13 Kas Jam patikėjo žemę ir kas pavedė Jam visatą?

14 Jei Jis savo dvasią ir kvapą atimtų iš žmogaus,

15 tai žmogaus kūnas pražūtų ir virstų dulkėmis.

16 Jei ką nors supranti, tai paklausyk, ką sakau.

17 Ar gali būti valdovu tas, kuris nepakenčia teisingumo? Ar galėtum pasmerkti Tą, kuris yra visų teisiausias?

18 Kas sako karaliui, kad jis nedorėlis, arba kunigaikščiui, kad jis bedievis?

19 O Jis neatsižvelgia į kunigaikštį ir neteikia turtuoliams pirmenybės prieš vargšus, nes jie visi yra Jo kūriniai?

20 Staiga jie mirs, tautos bus išgąsdintos naktį ir pranyks. Galiūnus Jis pašalins, žmogui nepridėjus rankos.

21 Jis stebi žmogaus kelius ir mato visus jo žingsnius.

22 Jam nėra sutemų nei tamsos, kurioje piktadariai galėtų pasislėpti.

23 Todėl Jis nereikalauja iš žmogaus, kad tas eitų į teismą su Dievu.

24 Jis sutrupins galinguosius ir paskirs kitus į jų vietą.

25 Jis žino jų darbus, todėl parbloškia juos naktį ir sunaikina.

26 Jis baudžia juos kaip piktadarius visų akivaizdoje,

27 nes jie pasitraukė nuo Jo ir nepaisė Jo kelių.

28 Vargšų šauksmas pasiekė Jį ir Jis išklausė nuskriaustuosius.

29 Kai Jis duoda ramybę, kas gali varginti? Kas Jį suras, jei Jis pasislėps nuo tautos ar nuo atskiro žmogaus?

30 Jis apsaugo žmones, kad jiems nekaraliautų veidmainis.

31 Derėtų sakyti Dievui: ‘Aš nusipelniau Tavo bausmės, ateityje nebenusikalsiu.

32 Pamokyk mane, ko nežinau; jei nusikaltau, daugiau to nedarysiu’.

33 Ar Jis turėtų atlyginti pagal tavo supratimą dėl to, kad tu prieštarauji? Tu pasirenki, o ne aš. Todėl kalbėk, ką žinai.

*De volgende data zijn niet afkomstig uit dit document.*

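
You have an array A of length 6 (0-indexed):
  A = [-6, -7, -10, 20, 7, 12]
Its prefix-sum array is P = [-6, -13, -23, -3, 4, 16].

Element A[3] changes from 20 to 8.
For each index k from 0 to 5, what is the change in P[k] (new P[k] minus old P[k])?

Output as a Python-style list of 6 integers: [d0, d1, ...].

Answer: [0, 0, 0, -12, -12, -12]

Derivation:
Element change: A[3] 20 -> 8, delta = -12
For k < 3: P[k] unchanged, delta_P[k] = 0
For k >= 3: P[k] shifts by exactly -12
Delta array: [0, 0, 0, -12, -12, -12]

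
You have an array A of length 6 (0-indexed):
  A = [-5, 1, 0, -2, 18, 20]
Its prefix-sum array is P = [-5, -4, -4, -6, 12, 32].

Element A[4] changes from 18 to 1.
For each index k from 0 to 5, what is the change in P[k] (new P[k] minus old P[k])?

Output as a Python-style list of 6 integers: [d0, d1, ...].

Element change: A[4] 18 -> 1, delta = -17
For k < 4: P[k] unchanged, delta_P[k] = 0
For k >= 4: P[k] shifts by exactly -17
Delta array: [0, 0, 0, 0, -17, -17]

Answer: [0, 0, 0, 0, -17, -17]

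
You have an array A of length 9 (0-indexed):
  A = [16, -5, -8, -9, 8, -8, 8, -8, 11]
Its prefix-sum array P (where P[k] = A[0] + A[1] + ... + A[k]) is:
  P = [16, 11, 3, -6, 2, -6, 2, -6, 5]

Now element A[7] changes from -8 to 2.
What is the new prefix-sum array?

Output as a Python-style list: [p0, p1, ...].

Change: A[7] -8 -> 2, delta = 10
P[k] for k < 7: unchanged (A[7] not included)
P[k] for k >= 7: shift by delta = 10
  P[0] = 16 + 0 = 16
  P[1] = 11 + 0 = 11
  P[2] = 3 + 0 = 3
  P[3] = -6 + 0 = -6
  P[4] = 2 + 0 = 2
  P[5] = -6 + 0 = -6
  P[6] = 2 + 0 = 2
  P[7] = -6 + 10 = 4
  P[8] = 5 + 10 = 15

Answer: [16, 11, 3, -6, 2, -6, 2, 4, 15]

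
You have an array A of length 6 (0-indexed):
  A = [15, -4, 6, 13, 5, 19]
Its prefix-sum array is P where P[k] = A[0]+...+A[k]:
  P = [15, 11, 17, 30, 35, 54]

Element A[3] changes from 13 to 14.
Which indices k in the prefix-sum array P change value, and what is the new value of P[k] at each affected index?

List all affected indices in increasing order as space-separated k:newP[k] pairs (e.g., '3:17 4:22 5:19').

Answer: 3:31 4:36 5:55

Derivation:
P[k] = A[0] + ... + A[k]
P[k] includes A[3] iff k >= 3
Affected indices: 3, 4, ..., 5; delta = 1
  P[3]: 30 + 1 = 31
  P[4]: 35 + 1 = 36
  P[5]: 54 + 1 = 55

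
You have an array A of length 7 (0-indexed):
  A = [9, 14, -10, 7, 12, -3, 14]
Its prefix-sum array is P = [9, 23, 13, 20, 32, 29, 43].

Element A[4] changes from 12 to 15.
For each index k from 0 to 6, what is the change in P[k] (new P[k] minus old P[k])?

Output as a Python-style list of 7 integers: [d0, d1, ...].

Answer: [0, 0, 0, 0, 3, 3, 3]

Derivation:
Element change: A[4] 12 -> 15, delta = 3
For k < 4: P[k] unchanged, delta_P[k] = 0
For k >= 4: P[k] shifts by exactly 3
Delta array: [0, 0, 0, 0, 3, 3, 3]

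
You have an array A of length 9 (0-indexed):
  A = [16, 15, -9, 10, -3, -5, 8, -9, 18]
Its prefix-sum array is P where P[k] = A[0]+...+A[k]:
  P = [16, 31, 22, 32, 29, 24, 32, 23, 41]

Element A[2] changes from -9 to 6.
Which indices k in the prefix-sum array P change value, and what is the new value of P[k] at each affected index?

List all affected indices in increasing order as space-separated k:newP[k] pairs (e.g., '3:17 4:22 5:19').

P[k] = A[0] + ... + A[k]
P[k] includes A[2] iff k >= 2
Affected indices: 2, 3, ..., 8; delta = 15
  P[2]: 22 + 15 = 37
  P[3]: 32 + 15 = 47
  P[4]: 29 + 15 = 44
  P[5]: 24 + 15 = 39
  P[6]: 32 + 15 = 47
  P[7]: 23 + 15 = 38
  P[8]: 41 + 15 = 56

Answer: 2:37 3:47 4:44 5:39 6:47 7:38 8:56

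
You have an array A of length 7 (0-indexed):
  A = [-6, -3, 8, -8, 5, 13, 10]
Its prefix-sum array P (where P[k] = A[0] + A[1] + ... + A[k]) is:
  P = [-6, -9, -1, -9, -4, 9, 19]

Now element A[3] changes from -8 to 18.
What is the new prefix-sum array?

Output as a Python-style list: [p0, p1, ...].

Answer: [-6, -9, -1, 17, 22, 35, 45]

Derivation:
Change: A[3] -8 -> 18, delta = 26
P[k] for k < 3: unchanged (A[3] not included)
P[k] for k >= 3: shift by delta = 26
  P[0] = -6 + 0 = -6
  P[1] = -9 + 0 = -9
  P[2] = -1 + 0 = -1
  P[3] = -9 + 26 = 17
  P[4] = -4 + 26 = 22
  P[5] = 9 + 26 = 35
  P[6] = 19 + 26 = 45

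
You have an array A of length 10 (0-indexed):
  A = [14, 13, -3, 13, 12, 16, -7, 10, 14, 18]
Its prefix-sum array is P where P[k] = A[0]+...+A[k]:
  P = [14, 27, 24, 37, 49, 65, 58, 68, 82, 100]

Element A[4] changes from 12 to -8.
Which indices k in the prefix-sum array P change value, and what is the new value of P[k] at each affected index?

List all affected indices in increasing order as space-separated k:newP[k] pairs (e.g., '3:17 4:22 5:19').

P[k] = A[0] + ... + A[k]
P[k] includes A[4] iff k >= 4
Affected indices: 4, 5, ..., 9; delta = -20
  P[4]: 49 + -20 = 29
  P[5]: 65 + -20 = 45
  P[6]: 58 + -20 = 38
  P[7]: 68 + -20 = 48
  P[8]: 82 + -20 = 62
  P[9]: 100 + -20 = 80

Answer: 4:29 5:45 6:38 7:48 8:62 9:80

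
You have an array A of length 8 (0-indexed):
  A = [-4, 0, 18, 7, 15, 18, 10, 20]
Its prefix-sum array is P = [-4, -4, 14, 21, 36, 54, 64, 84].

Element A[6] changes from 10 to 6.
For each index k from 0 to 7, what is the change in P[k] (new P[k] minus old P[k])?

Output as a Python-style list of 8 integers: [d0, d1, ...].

Element change: A[6] 10 -> 6, delta = -4
For k < 6: P[k] unchanged, delta_P[k] = 0
For k >= 6: P[k] shifts by exactly -4
Delta array: [0, 0, 0, 0, 0, 0, -4, -4]

Answer: [0, 0, 0, 0, 0, 0, -4, -4]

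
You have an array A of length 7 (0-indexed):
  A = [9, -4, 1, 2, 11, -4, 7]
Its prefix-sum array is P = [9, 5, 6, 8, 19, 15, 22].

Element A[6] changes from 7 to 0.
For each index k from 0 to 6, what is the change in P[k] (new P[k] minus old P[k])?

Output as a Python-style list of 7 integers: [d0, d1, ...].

Answer: [0, 0, 0, 0, 0, 0, -7]

Derivation:
Element change: A[6] 7 -> 0, delta = -7
For k < 6: P[k] unchanged, delta_P[k] = 0
For k >= 6: P[k] shifts by exactly -7
Delta array: [0, 0, 0, 0, 0, 0, -7]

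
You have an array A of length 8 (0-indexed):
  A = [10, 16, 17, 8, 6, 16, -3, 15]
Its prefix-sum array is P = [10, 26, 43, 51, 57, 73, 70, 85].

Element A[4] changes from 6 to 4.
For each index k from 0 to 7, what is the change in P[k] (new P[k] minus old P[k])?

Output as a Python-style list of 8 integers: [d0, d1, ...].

Element change: A[4] 6 -> 4, delta = -2
For k < 4: P[k] unchanged, delta_P[k] = 0
For k >= 4: P[k] shifts by exactly -2
Delta array: [0, 0, 0, 0, -2, -2, -2, -2]

Answer: [0, 0, 0, 0, -2, -2, -2, -2]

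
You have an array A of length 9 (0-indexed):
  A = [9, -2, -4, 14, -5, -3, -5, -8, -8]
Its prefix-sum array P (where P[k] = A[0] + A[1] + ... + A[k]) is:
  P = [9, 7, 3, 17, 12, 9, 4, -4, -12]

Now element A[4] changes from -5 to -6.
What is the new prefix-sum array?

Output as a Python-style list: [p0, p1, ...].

Change: A[4] -5 -> -6, delta = -1
P[k] for k < 4: unchanged (A[4] not included)
P[k] for k >= 4: shift by delta = -1
  P[0] = 9 + 0 = 9
  P[1] = 7 + 0 = 7
  P[2] = 3 + 0 = 3
  P[3] = 17 + 0 = 17
  P[4] = 12 + -1 = 11
  P[5] = 9 + -1 = 8
  P[6] = 4 + -1 = 3
  P[7] = -4 + -1 = -5
  P[8] = -12 + -1 = -13

Answer: [9, 7, 3, 17, 11, 8, 3, -5, -13]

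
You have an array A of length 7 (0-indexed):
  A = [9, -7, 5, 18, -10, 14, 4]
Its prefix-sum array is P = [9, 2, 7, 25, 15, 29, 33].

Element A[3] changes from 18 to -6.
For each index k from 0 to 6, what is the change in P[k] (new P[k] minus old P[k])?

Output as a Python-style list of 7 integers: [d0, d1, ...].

Element change: A[3] 18 -> -6, delta = -24
For k < 3: P[k] unchanged, delta_P[k] = 0
For k >= 3: P[k] shifts by exactly -24
Delta array: [0, 0, 0, -24, -24, -24, -24]

Answer: [0, 0, 0, -24, -24, -24, -24]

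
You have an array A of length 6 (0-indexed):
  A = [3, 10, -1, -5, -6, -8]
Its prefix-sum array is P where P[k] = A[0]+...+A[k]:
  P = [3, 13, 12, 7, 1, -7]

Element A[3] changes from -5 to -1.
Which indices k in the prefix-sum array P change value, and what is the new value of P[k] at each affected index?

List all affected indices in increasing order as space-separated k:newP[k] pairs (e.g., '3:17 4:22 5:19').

P[k] = A[0] + ... + A[k]
P[k] includes A[3] iff k >= 3
Affected indices: 3, 4, ..., 5; delta = 4
  P[3]: 7 + 4 = 11
  P[4]: 1 + 4 = 5
  P[5]: -7 + 4 = -3

Answer: 3:11 4:5 5:-3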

34 Supratingi žmonės sako man, išminčiai, kurie klauso manęs:

35 ‘Jobas kalba nesuprasdamas ir jo žodžiai neapgalvoti’.

36 Jobo žodžius reikia iki galo ištirti, nes jis kalba kaip piktadarys.

37 Jis prideda maištą prie savo nuodėmės, ploja rankomis tarp mūsų ir kalba žodžių gausybę prieš Dievą".